Alternatively one may specify the color function:

ContourPlot[
1/x*1.303 E^(1/2 (-0.48 (-5.3 + x)^2 – (137 y^2)/x^2)), {x, 0,
15}, {y, -2, 2}, PlotPoints -> 10, AspectRatio -> 1/3,
ColorFunction -> “Rainbow”, PlotLegends -> Automatic]

giving the following:

The white area in the center is related to the default PlotRangevalue, by its fixing we get rid of it:

ContourPlot[
1/x*1.303 E^(1/2 (-0.48 (-5.3 + x)^2 – (137 y^2)/x^2)), {x, 0,
15}, {y, -2, 2}, PlotPoints -> 10, AspectRatio -> 1/3,
PlotRange -> {0, 0.3}, PlotLegends -> Automatic,
ColorFunction -> “Rainbow”]

but here the heights are resolved in a more rough way.

Hope it helps.

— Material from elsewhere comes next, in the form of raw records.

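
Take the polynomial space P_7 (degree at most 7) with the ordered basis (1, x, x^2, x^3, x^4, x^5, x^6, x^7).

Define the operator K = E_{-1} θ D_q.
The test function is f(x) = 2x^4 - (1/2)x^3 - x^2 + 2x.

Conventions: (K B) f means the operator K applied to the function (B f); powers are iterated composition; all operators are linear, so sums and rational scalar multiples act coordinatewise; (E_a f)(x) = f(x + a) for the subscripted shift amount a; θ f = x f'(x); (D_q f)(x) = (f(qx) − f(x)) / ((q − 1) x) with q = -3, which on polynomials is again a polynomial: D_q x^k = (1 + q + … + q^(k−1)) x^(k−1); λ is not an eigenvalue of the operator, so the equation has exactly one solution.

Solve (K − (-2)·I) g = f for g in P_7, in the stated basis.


g(x) = x^4 + (119/4)x^3 - (1195/4)x^2 + (835/4)x + 121/2

write g with unknown coordinates in the stated basis and equate coefficients in (K − (-2)·I) g = f
solving from the highest basis element down gives g = x^4 + (119/4)x^3 - (1195/4)x^2 + (835/4)x + 121/2
check: K g = -60x^3 + (1193/2)x^2 - (831/2)x - 121
so K g − (-2)·g = 2x^4 - (1/2)x^3 - x^2 + 2x = f ✓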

Have fun!

As rcollyer states, you can get the plot you need by leaving the origin out of the plotted range.

ContourPlot[
1/x 1.303 E^(1/2 (-0.48 (-5.3 + x)^2 – (137 y^2)/x^2)), {x, 0.001,
15}, {y, -2, 2}, PlotRange -> Full, PlotPoints -> 10,
AspectRatio -> 1/3, PlotLegends -> Automatic]

I feel like you should be able to do it using Exclusions but I can’t quite figure it out.